American minister and educator

Joseph Smith (1736–1792) was a prominent Presbyterian minister in Western Pennsylvania. He is one of the founders of Washington & Jefferson College.

==Biography==
===Early life===
Smith was born in Cecil County, Maryland, not far from the modern location of the Conowingo Dam. He graduated from the College of New Jersey (now Princeton University) in 1764 at the relatively mature age of 28. He was "tall, blond, slender, and had piercing eyes" and was "emotional to a degree we do not usually associate with Englishmen."

===Career===
He was first licensed to preach by New Castle Presbytery and accepted a call in Brandywine, Pennsylvania. He and his family moved west to Cross Creek in what is now Washington County, Pennsylvania. There, he built a home and a log school called "The Study," where he taught.

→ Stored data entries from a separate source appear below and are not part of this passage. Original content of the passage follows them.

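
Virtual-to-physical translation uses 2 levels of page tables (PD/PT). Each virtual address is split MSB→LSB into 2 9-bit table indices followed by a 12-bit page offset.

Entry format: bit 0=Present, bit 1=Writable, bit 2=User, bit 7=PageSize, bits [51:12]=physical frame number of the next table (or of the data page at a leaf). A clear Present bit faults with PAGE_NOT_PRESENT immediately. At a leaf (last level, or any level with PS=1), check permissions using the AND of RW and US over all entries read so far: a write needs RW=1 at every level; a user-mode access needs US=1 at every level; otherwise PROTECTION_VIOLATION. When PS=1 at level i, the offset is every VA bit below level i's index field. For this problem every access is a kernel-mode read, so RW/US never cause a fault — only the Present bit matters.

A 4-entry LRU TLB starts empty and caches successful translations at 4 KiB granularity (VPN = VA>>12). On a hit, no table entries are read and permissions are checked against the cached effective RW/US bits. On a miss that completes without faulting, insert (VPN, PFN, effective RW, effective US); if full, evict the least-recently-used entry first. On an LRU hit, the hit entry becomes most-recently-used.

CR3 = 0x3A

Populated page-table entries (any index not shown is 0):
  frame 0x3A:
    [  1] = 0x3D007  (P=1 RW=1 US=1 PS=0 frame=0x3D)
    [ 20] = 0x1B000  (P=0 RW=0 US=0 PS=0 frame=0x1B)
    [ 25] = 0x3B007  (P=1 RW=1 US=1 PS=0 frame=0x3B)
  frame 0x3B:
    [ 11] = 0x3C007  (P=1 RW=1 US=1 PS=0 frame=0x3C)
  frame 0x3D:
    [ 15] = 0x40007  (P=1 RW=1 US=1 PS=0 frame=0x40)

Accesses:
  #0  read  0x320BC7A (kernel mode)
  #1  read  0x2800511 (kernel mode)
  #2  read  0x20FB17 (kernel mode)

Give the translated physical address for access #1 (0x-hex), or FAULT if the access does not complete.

Trace:
#0 VA=0x320BC7A (r,kernel):
  L0 @0x3A[25] → 0x3B007  P=1,RW=1,US=1,PS=0
  L1 @0x3B[11] → 0x3C007  P=1,RW=1,US=1,PS=0
  → PA=0x3CC7A  (2 entries read)
#1 VA=0x2800511 (r,kernel):
  L0 @0x3A[20] → 0x1B000  P=0,RW=0,US=0,PS=0
  ✗ PAGE_NOT_PRESENT  [1 reads]
#2 VA=0x20FB17 (r,kernel):
  L0 @0x3A[1] → 0x3D007  P=1,RW=1,US=1,PS=0
  L1 @0x3D[15] → 0x40007  P=1,RW=1,US=1,PS=0
  → PA=0x40B17  (2 entries read)

Access #1 PA: FAULT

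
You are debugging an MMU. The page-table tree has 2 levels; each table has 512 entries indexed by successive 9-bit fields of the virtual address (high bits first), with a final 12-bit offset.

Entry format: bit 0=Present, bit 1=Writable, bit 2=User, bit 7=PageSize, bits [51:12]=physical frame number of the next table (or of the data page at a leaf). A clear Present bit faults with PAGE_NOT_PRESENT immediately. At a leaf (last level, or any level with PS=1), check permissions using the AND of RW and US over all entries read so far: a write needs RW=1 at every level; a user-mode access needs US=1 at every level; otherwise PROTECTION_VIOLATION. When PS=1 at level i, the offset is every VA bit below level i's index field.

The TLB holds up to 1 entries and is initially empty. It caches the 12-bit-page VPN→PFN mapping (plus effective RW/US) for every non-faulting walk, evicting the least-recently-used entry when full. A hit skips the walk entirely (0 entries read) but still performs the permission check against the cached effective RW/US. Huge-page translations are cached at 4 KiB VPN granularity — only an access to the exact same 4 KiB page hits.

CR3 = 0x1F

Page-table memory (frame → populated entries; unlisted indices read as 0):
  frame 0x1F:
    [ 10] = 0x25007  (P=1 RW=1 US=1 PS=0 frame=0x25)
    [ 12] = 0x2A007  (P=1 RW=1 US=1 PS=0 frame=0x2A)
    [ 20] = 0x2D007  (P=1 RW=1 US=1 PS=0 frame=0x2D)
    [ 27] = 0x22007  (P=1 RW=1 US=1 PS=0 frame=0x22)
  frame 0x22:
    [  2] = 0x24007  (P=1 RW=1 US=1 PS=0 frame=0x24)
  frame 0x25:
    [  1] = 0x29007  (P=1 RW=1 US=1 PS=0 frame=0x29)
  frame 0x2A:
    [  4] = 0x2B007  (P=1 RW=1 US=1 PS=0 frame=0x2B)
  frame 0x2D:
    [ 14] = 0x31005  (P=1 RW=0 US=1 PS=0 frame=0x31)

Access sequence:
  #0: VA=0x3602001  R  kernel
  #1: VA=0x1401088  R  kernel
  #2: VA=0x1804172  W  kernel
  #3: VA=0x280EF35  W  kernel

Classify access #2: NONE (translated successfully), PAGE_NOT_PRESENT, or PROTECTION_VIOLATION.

Trace:
#0 VA=0x3602001 (r,kernel):
  [0] read 0x1F idx=27: raw=0x22007 flags P=1 W=1 U=1 S=0
  [1] read 0x22 idx=2: raw=0x24007 flags P=1 W=1 U=1 S=0
  → PA=0x24001  (2 entries read)
#1 VA=0x1401088 (r,kernel):
  [0] read 0x1F idx=10: raw=0x25007 flags P=1 W=1 U=1 S=0
  [1] read 0x25 idx=1: raw=0x29007 flags P=1 W=1 U=1 S=0
  → PA=0x29088  (2 entries read)
#2 VA=0x1804172 (w,kernel):
  [0] read 0x1F idx=12: raw=0x2A007 flags P=1 W=1 U=1 S=0
  [1] read 0x2A idx=4: raw=0x2B007 flags P=1 W=1 U=1 S=0
  → PA=0x2B172  (2 entries read)
#3 VA=0x280EF35 (w,kernel):
  [0] read 0x1F idx=20: raw=0x2D007 flags P=1 W=1 U=1 S=0
  [1] read 0x2D idx=14: raw=0x31005 flags P=1 W=0 U=1 S=0
  → PROTECTION_VIOLATION  (2 entries read)

Access #2 fault: NONE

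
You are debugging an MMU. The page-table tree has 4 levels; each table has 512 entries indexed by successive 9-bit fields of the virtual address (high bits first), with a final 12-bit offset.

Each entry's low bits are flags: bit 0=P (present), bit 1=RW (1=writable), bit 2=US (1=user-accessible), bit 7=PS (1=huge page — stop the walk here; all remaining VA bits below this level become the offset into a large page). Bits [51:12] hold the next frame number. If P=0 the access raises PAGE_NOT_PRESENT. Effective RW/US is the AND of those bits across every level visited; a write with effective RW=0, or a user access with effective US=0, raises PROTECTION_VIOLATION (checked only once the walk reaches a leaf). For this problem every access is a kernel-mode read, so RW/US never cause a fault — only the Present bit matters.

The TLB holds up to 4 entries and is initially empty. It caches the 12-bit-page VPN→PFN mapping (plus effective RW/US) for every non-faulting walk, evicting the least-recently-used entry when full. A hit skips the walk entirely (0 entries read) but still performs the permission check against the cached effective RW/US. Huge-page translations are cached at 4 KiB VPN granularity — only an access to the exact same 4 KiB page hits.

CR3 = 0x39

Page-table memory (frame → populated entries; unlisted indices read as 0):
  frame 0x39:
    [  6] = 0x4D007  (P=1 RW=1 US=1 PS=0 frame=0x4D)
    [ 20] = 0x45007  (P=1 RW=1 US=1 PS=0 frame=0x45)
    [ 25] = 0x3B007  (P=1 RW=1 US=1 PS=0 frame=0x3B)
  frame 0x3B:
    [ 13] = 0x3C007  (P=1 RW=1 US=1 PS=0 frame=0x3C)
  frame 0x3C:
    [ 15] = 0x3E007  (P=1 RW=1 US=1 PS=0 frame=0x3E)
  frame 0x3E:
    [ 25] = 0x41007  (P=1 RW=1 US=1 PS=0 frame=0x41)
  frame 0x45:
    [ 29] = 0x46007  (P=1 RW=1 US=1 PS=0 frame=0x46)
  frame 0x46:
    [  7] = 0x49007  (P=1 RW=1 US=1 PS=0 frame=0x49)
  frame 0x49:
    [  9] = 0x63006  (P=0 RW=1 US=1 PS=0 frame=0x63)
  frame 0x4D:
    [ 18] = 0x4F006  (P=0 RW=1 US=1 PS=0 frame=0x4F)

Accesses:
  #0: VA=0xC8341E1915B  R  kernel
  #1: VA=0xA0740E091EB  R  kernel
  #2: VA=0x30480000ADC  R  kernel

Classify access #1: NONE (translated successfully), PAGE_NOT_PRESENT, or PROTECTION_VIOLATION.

Walk each access:
#0 VA=0xC8341E1915B (r,kernel):
  lvl0: tbl 0x39, slot 25 ⇒ 0x3B007 (P1/RW1/US1/PS0)
  lvl1: tbl 0x3B, slot 13 ⇒ 0x3C007 (P1/RW1/US1/PS0)
  lvl2: tbl 0x3C, slot 15 ⇒ 0x3E007 (P1/RW1/US1/PS0)
  lvl3: tbl 0x3E, slot 25 ⇒ 0x41007 (P1/RW1/US1/PS0)
  → PA=0x4115B  (4 entries read)
#1 VA=0xA0740E091EB (r,kernel):
  lvl0: tbl 0x39, slot 20 ⇒ 0x45007 (P1/RW1/US1/PS0)
  lvl1: tbl 0x45, slot 29 ⇒ 0x46007 (P1/RW1/US1/PS0)
  lvl2: tbl 0x46, slot 7 ⇒ 0x49007 (P1/RW1/US1/PS0)
  lvl3: tbl 0x49, slot 9 ⇒ 0x63006 (P0/RW1/US1/PS0)
  ⇒ fault: PAGE_NOT_PRESENT  — 4 lookups
#2 VA=0x30480000ADC (r,kernel):
  lvl0: tbl 0x39, slot 6 ⇒ 0x4D007 (P1/RW1/US1/PS0)
  lvl1: tbl 0x4D, slot 18 ⇒ 0x4F006 (P0/RW1/US1/PS0)
  ⇒ fault: PAGE_NOT_PRESENT  — 2 lookups

Access #1 fault: PAGE_NOT_PRESENT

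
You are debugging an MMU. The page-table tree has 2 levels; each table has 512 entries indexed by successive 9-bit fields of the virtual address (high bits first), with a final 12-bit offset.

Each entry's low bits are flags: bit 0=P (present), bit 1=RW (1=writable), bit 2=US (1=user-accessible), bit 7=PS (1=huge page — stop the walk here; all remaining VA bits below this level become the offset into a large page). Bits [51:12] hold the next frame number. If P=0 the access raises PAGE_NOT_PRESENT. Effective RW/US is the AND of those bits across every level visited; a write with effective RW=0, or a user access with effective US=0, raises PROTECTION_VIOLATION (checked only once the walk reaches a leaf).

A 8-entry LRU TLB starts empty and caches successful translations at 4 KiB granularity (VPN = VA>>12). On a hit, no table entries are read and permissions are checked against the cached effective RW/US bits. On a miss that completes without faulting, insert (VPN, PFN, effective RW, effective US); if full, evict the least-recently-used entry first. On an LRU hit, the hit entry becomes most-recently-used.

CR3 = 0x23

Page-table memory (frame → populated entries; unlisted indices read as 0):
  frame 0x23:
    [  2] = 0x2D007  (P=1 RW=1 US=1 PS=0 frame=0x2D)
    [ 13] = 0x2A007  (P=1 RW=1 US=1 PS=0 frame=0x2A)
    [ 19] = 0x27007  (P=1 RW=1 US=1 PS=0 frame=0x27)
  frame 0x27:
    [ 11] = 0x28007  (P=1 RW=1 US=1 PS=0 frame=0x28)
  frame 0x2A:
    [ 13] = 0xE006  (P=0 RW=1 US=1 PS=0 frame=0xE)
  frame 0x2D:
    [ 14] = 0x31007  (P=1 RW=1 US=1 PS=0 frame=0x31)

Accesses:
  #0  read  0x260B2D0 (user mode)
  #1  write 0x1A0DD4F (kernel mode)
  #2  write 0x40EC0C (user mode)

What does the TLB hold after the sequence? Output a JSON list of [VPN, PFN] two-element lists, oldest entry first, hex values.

Walk each access:
#0 VA=0x260B2D0 (r,user):
  [0] read 0x23 idx=19: raw=0x27007 flags P=1 W=1 U=1 S=0
  [1] read 0x27 idx=11: raw=0x28007 flags P=1 W=1 U=1 S=0
  ✓ 0x282D0  — 2 lookups
#1 VA=0x1A0DD4F (w,kernel):
  [0] read 0x23 idx=13: raw=0x2A007 flags P=1 W=1 U=1 S=0
  [1] read 0x2A idx=13: raw=0xE006 flags P=0 W=1 U=1 S=0
  ⇒ fault: PAGE_NOT_PRESENT  — 2 lookups
#2 VA=0x40EC0C (w,user):
  [0] read 0x23 idx=2: raw=0x2D007 flags P=1 W=1 U=1 S=0
  [1] read 0x2D idx=14: raw=0x31007 flags P=1 W=1 U=1 S=0
  ✓ 0x31C0C  — 2 lookups

TLB: [["0x260B", "0x28"], ["0x40E", "0x31"]]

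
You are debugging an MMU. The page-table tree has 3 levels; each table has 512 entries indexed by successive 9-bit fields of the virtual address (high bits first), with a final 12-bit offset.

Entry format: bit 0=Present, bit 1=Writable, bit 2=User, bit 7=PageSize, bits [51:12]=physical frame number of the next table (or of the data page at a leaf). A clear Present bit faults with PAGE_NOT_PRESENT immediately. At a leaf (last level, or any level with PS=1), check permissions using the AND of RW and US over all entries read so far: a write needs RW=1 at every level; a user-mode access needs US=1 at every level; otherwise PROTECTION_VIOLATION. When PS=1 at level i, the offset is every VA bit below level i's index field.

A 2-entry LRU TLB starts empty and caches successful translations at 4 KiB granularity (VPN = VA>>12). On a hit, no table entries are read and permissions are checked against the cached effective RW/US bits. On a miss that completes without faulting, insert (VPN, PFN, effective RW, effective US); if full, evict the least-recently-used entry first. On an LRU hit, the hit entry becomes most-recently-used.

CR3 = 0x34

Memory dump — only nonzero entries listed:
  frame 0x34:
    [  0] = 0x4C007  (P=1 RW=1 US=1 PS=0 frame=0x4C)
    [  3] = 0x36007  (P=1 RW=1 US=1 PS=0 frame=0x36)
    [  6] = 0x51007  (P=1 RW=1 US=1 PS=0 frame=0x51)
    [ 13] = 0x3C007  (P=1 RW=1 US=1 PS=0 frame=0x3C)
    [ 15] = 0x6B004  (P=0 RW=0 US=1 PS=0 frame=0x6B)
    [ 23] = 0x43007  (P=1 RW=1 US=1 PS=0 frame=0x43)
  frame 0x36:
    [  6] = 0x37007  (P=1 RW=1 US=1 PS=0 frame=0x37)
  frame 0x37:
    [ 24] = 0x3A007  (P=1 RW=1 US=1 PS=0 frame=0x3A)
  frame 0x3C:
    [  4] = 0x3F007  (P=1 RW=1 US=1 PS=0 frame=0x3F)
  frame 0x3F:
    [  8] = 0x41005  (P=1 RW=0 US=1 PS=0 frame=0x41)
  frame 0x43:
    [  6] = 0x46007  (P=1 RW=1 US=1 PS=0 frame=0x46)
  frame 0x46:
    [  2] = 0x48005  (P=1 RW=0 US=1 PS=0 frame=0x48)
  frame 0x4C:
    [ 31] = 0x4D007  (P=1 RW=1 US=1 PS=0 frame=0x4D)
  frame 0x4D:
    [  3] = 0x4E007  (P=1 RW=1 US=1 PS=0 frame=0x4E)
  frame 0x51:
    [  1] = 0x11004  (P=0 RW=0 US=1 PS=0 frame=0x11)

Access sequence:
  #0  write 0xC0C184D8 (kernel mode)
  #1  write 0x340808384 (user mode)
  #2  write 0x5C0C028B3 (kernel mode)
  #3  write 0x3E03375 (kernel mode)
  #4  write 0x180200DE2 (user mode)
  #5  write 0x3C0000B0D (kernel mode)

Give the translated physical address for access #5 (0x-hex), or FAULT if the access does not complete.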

Smith was known as a "firery and eloquent speaker" and held days-long revivals on the high plateau at Upper Buffalo. He loved reading religious materials in the original language: The Old Testament in Hebrew, the New Testament in Greek, Edward Leigh's Critica Sacra, and Pool's Synopsis. It was said that he kept a cloak at the foot of his bed for use when he would spontaneously rise to pray in his bitterly cold room in the middle of the night.